Tim lott, Les Secrets amoureux d’un Don Juan
A 45 ans, Danny se lance dans une minutieuse introspection afin de mieux comprendre ses échecs amoureux
Le temps du bilan est venu pour Danny Savage, 45 ans. En plein milieu d’un douloureux divorce, ce père d’une petite fille de 6 ans entreprend une véritable introspection. Publicitaire sur le déclin, il remonte le fil de sa vie et revient sur ses rapports avec ses parents, ses premiers ébats sexuels, son mariage, ses ruptures… pour ainsi comprendre ses échecs amoureux successifs. Il examine à la loupe les différentes étapes de son existence, espérant trouver les clés pour enfin réussir une relation amoureuse – mais en y en a-t-il vraiment ? Une aventure introspective qu’il élabore minutieusement :
Je souhaite rassembler des indices, les passer au tamis, les trier, les analyser, et en tirer des conclusions solides qui pourront être extrapolées dans la vie active.
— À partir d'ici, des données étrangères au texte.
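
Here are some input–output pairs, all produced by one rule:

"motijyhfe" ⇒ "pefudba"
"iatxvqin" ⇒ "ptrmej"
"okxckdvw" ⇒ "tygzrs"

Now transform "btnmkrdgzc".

jignzcvy

Each output is the input with this applied: delete the first 2 characters, then shift every letter 4 places backward in the alphabet (wrapping around).
"btnmkrdgzc" → "jignzcvy".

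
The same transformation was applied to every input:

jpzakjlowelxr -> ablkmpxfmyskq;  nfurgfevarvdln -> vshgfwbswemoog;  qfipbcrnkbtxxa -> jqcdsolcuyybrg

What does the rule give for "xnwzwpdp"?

xaxqeqyo

The rule is to shift every letter 1 place forward in the alphabet (wrapping around), then move the first 2 characters to the end (rotate left by 2).
Starting from "xnwzwpdp": after the first operation, "yoxaxqeq"; after the second, "xaxqeqyo".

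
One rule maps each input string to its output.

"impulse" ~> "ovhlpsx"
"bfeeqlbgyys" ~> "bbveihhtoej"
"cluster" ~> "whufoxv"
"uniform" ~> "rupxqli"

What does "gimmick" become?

The rule is to shift every letter 3 places forward in the alphabet (wrapping around), then move the last 3 characters to the front (rotate right by 3).
"gimmick" → "jlpplfn" → "lfnjlpp".

lfnjlpp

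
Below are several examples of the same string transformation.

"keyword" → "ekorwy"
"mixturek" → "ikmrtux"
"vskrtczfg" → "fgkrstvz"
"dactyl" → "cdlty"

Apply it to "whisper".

hiprsw

Rule — sort the characters into alphabetical order, then delete the first character.
Working it through for "whisper": intermediate "ehiprsw", final "hiprsw".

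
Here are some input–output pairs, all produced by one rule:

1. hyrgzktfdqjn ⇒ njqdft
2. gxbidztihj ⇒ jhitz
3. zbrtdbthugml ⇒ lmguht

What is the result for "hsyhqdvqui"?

iuqvd

The rule is to take characters alternately from the front and the back (1st, last, 2nd, 2nd-last, ...), then keep every other character starting from the second (positions 2nd, 4th, 6th, ...).
"hsyhqdvqui" → "hisuyqhvqd" → "iuqvd".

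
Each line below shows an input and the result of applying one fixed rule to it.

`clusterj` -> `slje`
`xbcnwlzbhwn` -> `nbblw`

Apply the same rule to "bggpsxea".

pgax

The transformation: keep every other character starting from the second (positions 2nd, 4th, 6th, ...), then swap each adjacent pair of characters (1↔2, 3↔4, ...).
On "bggpsxea": the first step gives "gpxa", and the second then gives "pgax".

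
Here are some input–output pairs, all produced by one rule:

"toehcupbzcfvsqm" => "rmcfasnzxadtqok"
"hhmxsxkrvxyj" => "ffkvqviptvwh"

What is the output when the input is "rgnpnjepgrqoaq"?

pelnlhcnepomyo

Looking at the pairs, the operation is to shift every letter 2 places backward in the alphabet (wrapping around).
"rgnpnjepgrqoaq" → "pelnlhcnepomyo".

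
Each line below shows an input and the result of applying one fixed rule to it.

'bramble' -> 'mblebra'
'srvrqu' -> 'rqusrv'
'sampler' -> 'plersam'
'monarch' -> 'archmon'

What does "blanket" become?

The rule is to move the first 3 characters to the end (rotate left by 3).
So "blanket" becomes "nketbla".

nketbla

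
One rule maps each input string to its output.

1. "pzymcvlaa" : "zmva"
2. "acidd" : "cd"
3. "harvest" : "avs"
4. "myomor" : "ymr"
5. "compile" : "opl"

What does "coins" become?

The pattern: keep every other character starting from the second (positions 2nd, 4th, 6th, ...).
On "coins" that produces "on".

on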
Le recours à la première personne permet au lecteur d’entrer totalement dans l’esprit analytique et lucide du personnage narrateur, dans les méandres de son passé, de son présent. Même s’il a le cœur abîmé, Danny souhaite pouvoir aimer à nouveau. Il passe en revue ses expériences passées, celles de ses amis avec toujours un peu d’amertume et surtout un peu trop de fatalisme.
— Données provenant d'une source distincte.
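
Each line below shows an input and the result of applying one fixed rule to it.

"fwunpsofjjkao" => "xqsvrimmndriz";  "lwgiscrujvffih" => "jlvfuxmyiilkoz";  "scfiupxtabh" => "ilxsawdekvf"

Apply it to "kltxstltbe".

wavwowehno

The rule is to shift every letter 3 places forward in the alphabet (wrapping around), then move the first 2 characters to the end (rotate left by 2).
Applying both steps to "kltxstltbe": "nowavwoweh", then "wavwowehno".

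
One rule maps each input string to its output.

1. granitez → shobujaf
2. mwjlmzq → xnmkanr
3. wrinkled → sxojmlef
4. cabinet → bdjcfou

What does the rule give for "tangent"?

The transformation: swap each adjacent pair of characters (1↔2, 3↔4, ...), then shift every letter 1 place forward in the alphabet (wrapping around).
Starting from "tangent": after the first operation, "atgnnet"; after the second, "buhoofu".

buhoofu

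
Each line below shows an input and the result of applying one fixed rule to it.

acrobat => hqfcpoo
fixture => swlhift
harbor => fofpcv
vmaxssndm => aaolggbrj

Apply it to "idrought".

In each case the input is transformed by: shift every letter 12 places backward in the alphabet (wrapping around), then swap the first and last characters.
For "idrought" the result is "hrfciuvw".

hrfciuvw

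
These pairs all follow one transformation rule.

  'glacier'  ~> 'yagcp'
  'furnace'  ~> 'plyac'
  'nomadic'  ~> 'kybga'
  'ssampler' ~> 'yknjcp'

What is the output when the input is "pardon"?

Looking at the pairs, the operation is to shift every letter 2 places backward in the alphabet (wrapping around), then delete the first 2 characters.
On "pardon": the first step gives "nypbml", and the second then gives "pbml".

pbml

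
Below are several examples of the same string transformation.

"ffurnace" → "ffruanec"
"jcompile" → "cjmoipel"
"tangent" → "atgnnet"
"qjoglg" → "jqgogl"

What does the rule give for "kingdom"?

Looking at the pairs, the operation is to swap each adjacent pair of characters (1↔2, 3↔4, ...).
For "kingdom" the result is "ikgnodm".

ikgnodm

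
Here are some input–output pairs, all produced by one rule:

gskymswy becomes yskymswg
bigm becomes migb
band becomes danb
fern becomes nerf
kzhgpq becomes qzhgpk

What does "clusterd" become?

Each output is the input with this applied: swap the first and last characters.
For "clusterd" the result is "dlusterc".

dlusterc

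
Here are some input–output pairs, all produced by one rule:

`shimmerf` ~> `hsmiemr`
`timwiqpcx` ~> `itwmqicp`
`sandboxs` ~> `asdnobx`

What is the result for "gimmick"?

igmmci

Looking at the pairs, the operation is to delete the last character, then swap each adjacent pair of characters (1↔2, 3↔4, ...).
On "gimmick": the first step gives "gimmic", and the second then gives "igmmci".
(Check on "sandboxs": → "sandbox" → "asdnobx" ✓)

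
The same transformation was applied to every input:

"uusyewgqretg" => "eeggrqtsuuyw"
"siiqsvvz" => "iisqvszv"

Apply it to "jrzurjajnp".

Looking at the pairs, the operation is to sort the characters into alphabetical order, then swap each adjacent pair of characters (1↔2, 3↔4, ...).
"jrzurjajnp" → "ajjjnprruz" → "jajjpnrrzu".
(Check on "siiqsvvz": → "iiqssvvz" → "iisqvszv" ✓)

jajjpnrrzu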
Quand on grandit, les sentiments rapetissent… tel est l’aboutissement de notre vie : une irrésistible diminution d’échelle.
On s’attache pourtant au fil des pages à ce loser en mal d’amour qui ironise sur ses « secrets amoureux d’un Don Juan ». Il apparaît alors comme un anti-héros du quotidien, un homme ordinaire avec ses blessures et ses échecs. Tim Lott, écrivain britannique en pleine ascension, décrypte dans ce troisième roman, avec une étonnante justesse, la psychologie des hommes, des femmes et cette éternelle incompréhension entre les deux sexes. Mais l’auteur a succombé à quelques clichés, et c’est dommage.
Que l’amour est compliqué pour Danny, surnommé « Spike » par ses meilleurs amis Carol et Martin, des amis qui ne réussissent guère mieux leur vie affective.
Maintenir une relation dont on n’a pas envie est aussi désastreux que de coucher toutes les nuits avec son voisin de palier. C’est de la mauvaise foi, de la tricherie.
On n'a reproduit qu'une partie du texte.